TACTIC #8: Upskill Today’s Staff for More AI Ahead
AI is not a silver bullet for financial sustainability and cash flow protection. However, it is the future of our industry as more technology-driven revenue cycle processes are ahead. For example, KLAS Research cites 13 operational targets for new technology implementations in a recent survey of 49 health care executives. Patient access, workflow, and process efficiency all rank at the top of the list in the August 2023 report.
With this future in mind, savvy leaders are proactively investing in their teams. Lindsey Hall, human resources people partner at CPSI, describes how the health care technology company is leaning into its people-first culture with an evolution to a skills-based organization. CPSI sustains a strong focus on learning and performance with the use of skills and capabilities to drive development, career opportunities, and employee satisfaction across the organization. Using skills as a common language, CPSI employees can imagine and consider broader career pathways and development opportunities within their current roles to help deliver business outcomes, prepare for the future of work, and grow their careers. Hall provides the following practical ideas:
- Categorize the skills needed for the future.
- Create learning pathways for entry point roles and critical roles.
- Provide employees with career path options and how to achieve them.
- Reduce dependency on recruiting staff and upskill instead.
- Build a culture where AI isn’t scary but is seen as a digital helper.
- Treat AI like an actual employee; give bots a name.
- Quality review the AI output, just like you would an employee.
Put Digital Employees on the Front Lines: Save Staff Smarts for the Tough Stuff
AI, RPA, and ML success stories abound within the health care revenue cycle and other operational areas. Digital employees, or bots, are happily and safely handling some of health care’s most laborious and repetitive tasks, thereby freeing skilled staff to focus on more important functions.
When used as guides to focus more valuable work, digital employees drive greater efficiency and stronger denial defenses. And stronger defensive lines are exactly what is needed amid an increase in tech-driven payer denials.
Put your bots on the front lines of health care revenue cycle operations as the first line of defense against technology-driven denials and other nefarious payer practices.
— Beth Friedman is a senior partner at FINN Partners. As part of the company’s Global Health leadership team, she’s a host of FINN Voices on Healthcare NOW Radio and is a frequent health care industry author.

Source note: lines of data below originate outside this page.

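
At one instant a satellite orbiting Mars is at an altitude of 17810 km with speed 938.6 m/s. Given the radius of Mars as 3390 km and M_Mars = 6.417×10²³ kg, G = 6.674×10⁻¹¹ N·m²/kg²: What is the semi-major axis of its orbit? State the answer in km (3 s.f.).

a ≈ 13600 km

μ = GM = 6.674×10⁻¹¹ × 6.417×10²³ = 4.283×10¹³ m³/s².
r = 3390 + 17810 = 21200 km = 2.120×10⁷ m.
Vis-viva rearranged: 1/a = 2/r − v²/μ = 9.434×10⁻⁸ − 2.057×10⁻⁸ = 7.377×10⁻⁸ m⁻¹.
a = 1.356×10⁷ m = 13556 km.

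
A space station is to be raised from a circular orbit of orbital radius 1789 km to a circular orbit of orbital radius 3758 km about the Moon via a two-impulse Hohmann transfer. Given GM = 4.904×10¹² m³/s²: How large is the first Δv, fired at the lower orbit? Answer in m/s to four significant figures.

r₁ = 1789 km = 1.789×10⁶ m.
r₂ = 3758 km = 3.758×10⁶ m.
Transfer ellipse a_t = (r₁ + r₂)/2 = 2.774×10⁶ m.
At r₁: circular v_c1 = √(μ/r₁) = 1656 m/s; transfer-perilune v_p = √[μ(2/r₁ − 1/a_t)] = 1927 m/s.
Δv₁ = v_p − v_c1 = 271.6 m/s.

Δv ≈ 271.6 m/s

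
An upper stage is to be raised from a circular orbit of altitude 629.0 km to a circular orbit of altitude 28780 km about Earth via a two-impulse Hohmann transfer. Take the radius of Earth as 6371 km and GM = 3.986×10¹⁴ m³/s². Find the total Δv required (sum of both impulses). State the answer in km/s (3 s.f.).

r₁ = 6371 + 629.0 = 7000.0 km = 7.0000×10⁶ m.
r₂ = 6371 + 28780 = 35151 km = 3.5151×10⁷ m.
Transfer ellipse a_t = (r₁ + r₂)/2 = 2.108×10⁷ m.
At r₁: circular v_c1 = √(μ/r₁) = 7546 m/s; transfer-perigee v_p = √[μ(2/r₁ − 1/a_t)] = 9745 m/s.
Δv₁ = v_p − v_c1 = 2199 m/s.
At r₂: circular v_c2 = √(μ/r₂) = 3367 m/s; transfer-apogee v_a = √[μ(2/r₂ − 1/a_t)] = 1941 m/s.
Δv₂ = v_c2 − v_a = 1427 m/s.
Total Δv = Δv₁ + Δv₂ = 3626 m/s = 3.626 km/s.

Δv_total ≈ 3.63 km/s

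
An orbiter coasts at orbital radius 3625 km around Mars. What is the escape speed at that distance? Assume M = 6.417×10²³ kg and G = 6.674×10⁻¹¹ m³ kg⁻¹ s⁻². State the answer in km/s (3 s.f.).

v_esc ≈ 4.86 km/s

μ = GM = 6.674×10⁻¹¹ × 6.417×10²³ = 4.283×10¹³ m³/s².
r = 3625 km = 3.625×10⁶ m.
Escape speed v_esc = √(2μ/r) = √(2 × 4.283×10¹³ / 3.625×10⁶) = √(2.363×10⁷) = 4861 m/s.
= 4.861 km/s.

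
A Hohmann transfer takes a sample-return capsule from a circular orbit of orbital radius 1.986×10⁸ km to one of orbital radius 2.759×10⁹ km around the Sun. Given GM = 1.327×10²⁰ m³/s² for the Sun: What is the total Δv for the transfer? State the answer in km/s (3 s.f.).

Δv_total ≈ 13.9 km/s

r₁ = 1.986×10⁸ km = 1.986×10¹¹ m.
r₂ = 2.759×10⁹ km = 2.759×10¹² m.
Transfer ellipse a_t = (r₁ + r₂)/2 = 1.479×10¹² m.
At r₁: circular v_c1 = √(μ/r₁) = 25850 m/s; transfer-perihelion v_p = √[μ(2/r₁ − 1/a_t)] = 35310 m/s.
Δv₁ = v_p − v_c1 = 9458 m/s.
At r₂: circular v_c2 = √(μ/r₂) = 6935 m/s; transfer-aphelion v_a = √[μ(2/r₂ − 1/a_t)] = 2542 m/s.
Δv₂ = v_c2 − v_a = 4394 m/s.
Total Δv = Δv₁ + Δv₂ = 13850 m/s = 13.85 km/s.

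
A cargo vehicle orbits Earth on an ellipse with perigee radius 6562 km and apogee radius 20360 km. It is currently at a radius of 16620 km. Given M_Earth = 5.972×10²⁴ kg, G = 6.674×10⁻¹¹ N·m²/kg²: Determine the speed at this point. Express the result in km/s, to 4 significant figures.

μ = GM = 6.674×10⁻¹¹ × 5.972×10²⁴ = 3.986×10¹⁴ m³/s².
Semi-major axis a = (r_p + r_a)/2 = 13461 km = 1.346×10⁷ m.
Vis-viva: v² = μ(2/r − 1/a) = 3.986×10¹⁴ × (1.203×10⁻⁷ − 7.429×10⁻⁸) = 1.835×10⁷ m²/s².
v = 4284 m/s = 4.284 km/s.

v ≈ 4.284 km/s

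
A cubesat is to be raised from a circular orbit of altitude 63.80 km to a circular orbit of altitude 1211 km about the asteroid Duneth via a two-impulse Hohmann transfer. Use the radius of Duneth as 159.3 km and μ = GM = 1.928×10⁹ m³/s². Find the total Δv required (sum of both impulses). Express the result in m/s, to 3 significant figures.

r₁ = 159.3 + 63.80 = 223.10 km = 2.2310×10⁵ m.
r₂ = 159.3 + 1211 = 1370.3 km = 1.3703×10⁶ m.
Transfer ellipse a_t = (r₁ + r₂)/2 = 7.967×10⁵ m.
At r₁: circular v_c1 = √(μ/r₁) = 92.96 m/s; transfer-periapsis v_p = √[μ(2/r₁ − 1/a_t)] = 121.9 m/s.
Δv₁ = v_p − v_c1 = 28.96 m/s.
At r₂: circular v_c2 = √(μ/r₂) = 37.51 m/s; transfer-apoapsis v_a = √[μ(2/r₂ − 1/a_t)] = 19.85 m/s.
Δv₂ = v_c2 − v_a = 17.66 m/s.
Total Δv = Δv₁ + Δv₂ = 46.62 m/s.

Δv_total ≈ 46.6 m/s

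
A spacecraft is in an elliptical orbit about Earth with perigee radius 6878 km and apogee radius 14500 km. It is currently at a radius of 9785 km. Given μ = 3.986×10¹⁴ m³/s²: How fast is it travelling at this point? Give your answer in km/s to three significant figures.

Semi-major axis a = (r_p + r_a)/2 = 10689 km = 1.069×10⁷ m.
Vis-viva: v² = μ(2/r − 1/a) = 3.986×10¹⁴ × (2.044×10⁻⁷ − 9.355×10⁻⁸) = 4.418×10⁷ m²/s².
v = 6647 m/s = 6.647 km/s.

v ≈ 6.65 km/s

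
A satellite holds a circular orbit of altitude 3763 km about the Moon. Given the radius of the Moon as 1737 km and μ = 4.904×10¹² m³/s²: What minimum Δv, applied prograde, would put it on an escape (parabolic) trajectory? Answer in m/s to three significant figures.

Δv ≈ 391 m/s

r = 1737 + 3763 = 5500.0 km = 5.5000×10⁶ m.
Circular speed v_c = √(μ/r) = 944.3 m/s.
Escape speed v_esc = √(2μ/r) = √2 × v_c = 1335 m/s.
Δv = v_esc − v_c = 391.1 m/s.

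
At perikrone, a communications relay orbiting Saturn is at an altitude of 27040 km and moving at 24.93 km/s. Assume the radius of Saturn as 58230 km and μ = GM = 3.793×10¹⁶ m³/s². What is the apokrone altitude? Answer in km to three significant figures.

r_p = 58230 + 27040 = 85270 km = 8.527×10⁷ m.
Specific energy ε = v²/2 − μ/r = -1.341×10⁸ J/kg, so a = −μ/(2ε) = 1.415×10⁸ m.
The apsides satisfy r_p + r_a = 2a, so the apokrone radius is 2a − r_p = 1.976×10⁸ m = 1.9764×10⁵ km.
Apokrone altitude = 1.9764×10⁵ − 58230 = 1.3941×10⁵ km.

apokrone altitude ≈ 1.39×10⁵ km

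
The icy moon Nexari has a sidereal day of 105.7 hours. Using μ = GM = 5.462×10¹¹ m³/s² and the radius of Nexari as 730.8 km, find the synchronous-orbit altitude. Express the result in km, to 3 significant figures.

h_sync ≈ 11900 km

T = 105.7 hours = 3.805×10⁵ s.
A synchronous orbit has period T, so by Kepler's third law a = (μT²/4π²)^(1/3).
μT²/4π² = 5.462×10¹¹ × (3.805×10⁵)² / 39.48 = 2.003×10²¹ m³.
a = 1.261×10⁷ m = 12606 km.
Altitude h = a − R = 12606 − 730.8 = 11875 km.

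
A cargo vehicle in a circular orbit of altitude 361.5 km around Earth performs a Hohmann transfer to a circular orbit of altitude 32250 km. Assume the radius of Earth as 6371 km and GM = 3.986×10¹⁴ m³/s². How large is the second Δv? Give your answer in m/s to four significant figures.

r₁ = 6371 + 361.5 = 6732.5 km = 6.7325×10⁶ m.
r₂ = 6371 + 32250 = 38621 km = 3.8621×10⁷ m.
Transfer ellipse a_t = (r₁ + r₂)/2 = 2.268×10⁷ m.
At r₁: circular v_c1 = √(μ/r₁) = 7695 m/s; transfer-perigee v_p = √[μ(2/r₁ − 1/a_t)] = 10040 m/s.
At r₂: circular v_c2 = √(μ/r₂) = 3213 m/s; transfer-apogee v_a = √[μ(2/r₂ − 1/a_t)] = 1750 m/s.
Δv₂ = v_c2 − v_a = 1462 m/s.

Δv ≈ 1462 m/s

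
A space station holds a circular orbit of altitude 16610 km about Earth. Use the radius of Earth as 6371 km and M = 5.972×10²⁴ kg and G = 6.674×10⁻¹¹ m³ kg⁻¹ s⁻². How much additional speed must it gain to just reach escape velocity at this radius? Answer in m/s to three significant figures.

Δv ≈ 1730 m/s

μ = GM = 6.674×10⁻¹¹ × 5.972×10²⁴ = 3.986×10¹⁴ m³/s².
r = 6371 + 16610 = 22981 km = 2.2981×10⁷ m.
Circular speed v_c = √(μ/r) = 4165 m/s.
Escape speed v_esc = √(2μ/r) = √2 × v_c = 5890 m/s.
Δv = v_esc − v_c = 1725 m/s.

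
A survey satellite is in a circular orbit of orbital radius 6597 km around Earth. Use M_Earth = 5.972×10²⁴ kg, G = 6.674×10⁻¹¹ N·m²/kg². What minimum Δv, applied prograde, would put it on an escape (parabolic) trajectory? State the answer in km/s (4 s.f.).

Δv ≈ 3.220 km/s

μ = GM = 6.674×10⁻¹¹ × 5.972×10²⁴ = 3.986×10¹⁴ m³/s².
r = 6597 km = 6.597×10⁶ m.
Circular speed v_c = √(μ/r) = 7773 m/s.
Escape speed v_esc = √(2μ/r) = √2 × v_c = 10990 m/s.
Δv = v_esc − v_c = 3220 m/s = 3.220 km/s.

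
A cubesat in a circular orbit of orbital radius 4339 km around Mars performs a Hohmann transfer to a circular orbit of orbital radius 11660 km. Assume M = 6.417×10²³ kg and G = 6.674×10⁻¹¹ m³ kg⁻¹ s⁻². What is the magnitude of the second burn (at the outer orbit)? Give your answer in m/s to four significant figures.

Δv ≈ 505.0 m/s

μ = GM = 6.674×10⁻¹¹ × 6.417×10²³ = 4.283×10¹³ m³/s².
r₁ = 4339 km = 4.339×10⁶ m.
r₂ = 11660 km = 1.166×10⁷ m.
Transfer ellipse a_t = (r₁ + r₂)/2 = 8.000×10⁶ m.
At r₁: circular v_c1 = √(μ/r₁) = 3142 m/s; transfer-periapsis v_p = √[μ(2/r₁ − 1/a_t)] = 3793 m/s.
At r₂: circular v_c2 = √(μ/r₂) = 1917 m/s; transfer-apoapsis v_a = √[μ(2/r₂ − 1/a_t)] = 1411 m/s.
Δv₂ = v_c2 − v_a = 505.0 m/s.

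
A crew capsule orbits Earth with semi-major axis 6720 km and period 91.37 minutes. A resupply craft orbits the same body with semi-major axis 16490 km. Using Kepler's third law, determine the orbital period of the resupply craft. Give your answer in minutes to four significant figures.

Kepler's third law: T² ∝ a³, so T₂ = T₁ (a₂/a₁)^(3/2).
a₂/a₁ = 2.454, (a₂/a₁)^(3/2) = 3.844.
T₂ = 91.37 × 3.844 = 351.2 minutes.

T₂ ≈ 351.2 minutes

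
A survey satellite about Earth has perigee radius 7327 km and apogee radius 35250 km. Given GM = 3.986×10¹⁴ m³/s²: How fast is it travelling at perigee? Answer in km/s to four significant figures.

Semi-major axis a = (r_p + r_a)/2 = 21288 km = 2.129×10⁷ m.
Vis-viva: v² = μ(2/r − 1/a) = 3.986×10¹⁴ × (2.730×10⁻⁷ − 4.697×10⁻⁸) = 9.008×10⁷ m²/s².
v = 9491 m/s = 9.491 km/s.

v ≈ 9.491 km/s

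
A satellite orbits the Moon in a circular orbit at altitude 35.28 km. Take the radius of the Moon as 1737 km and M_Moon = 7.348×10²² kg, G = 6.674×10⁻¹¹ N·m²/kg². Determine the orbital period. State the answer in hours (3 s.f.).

μ = GM = 6.674×10⁻¹¹ × 7.348×10²² = 4.904×10¹² m³/s².
r = 1737 + 35.28 = 1772.3 km = 1.7723×10⁶ m.
Kepler's third law: T = 2π√(r³/μ) = 2π√((1.772×10⁶)³ / 4.904×10¹²).
r³/μ = 1.135×10⁶ s², so T = 2π × 1.065×10³ = 6.694×10³ s.
Converting: 6.694×10³ s ÷ 3600 = 1.860 hours.

T ≈ 1.86 hours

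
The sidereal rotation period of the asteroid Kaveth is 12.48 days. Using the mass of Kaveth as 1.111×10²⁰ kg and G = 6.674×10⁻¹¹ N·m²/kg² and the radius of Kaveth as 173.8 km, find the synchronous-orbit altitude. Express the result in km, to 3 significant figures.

μ = GM = 6.674×10⁻¹¹ × 1.111×10²⁰ = 7.415×10⁹ m³/s².
T = 12.48 days = 1.078×10⁶ s.
A synchronous orbit has period T, so by Kepler's third law a = (μT²/4π²)^(1/3).
μT²/4π² = 7.415×10⁹ × (1.078×10⁶)² / 39.48 = 2.184×10²⁰ m³.
a = 6.022×10⁶ m = 6021.9 km.
Altitude h = a − R = 6021.9 − 173.8 = 5848.1 km.

h_sync ≈ 5850 km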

CENTRALIZED DENIAL DATA: An HIM Checklist
Dawn Crump, senior director of revenue cycle solutions at MRO, also advocates for centralized denial management and optimizing denial data. Crump provides a valuable checklist to evaluate centralized denial and appeal management platforms:
- Know the denial reasons most appealed and tap internal experts to verify which remark and reason codes are most appropriate for automated processing.
- Track every detail of the denial and appeal—including denial date, payer, denial reason, appeal data, appeal submission, follow-up actions taken, and more. This information builds the intelligence required to conduct root cause analysis and implement preventive measures. Detailed documentation holds payers to their contractual obligations.
- Note which cases you don’t appeal and why. Perform corrective action if you see trends.
- Auto-assign appeal letters, use templates, and use technology to auto-flag when remits arrive for cases in the appeal process.
- Optimize analytics to assess all denial and appeal details, and be ready to validate your data to payers.
- Dashboard wins and losses across payer types to inform continual process improvement.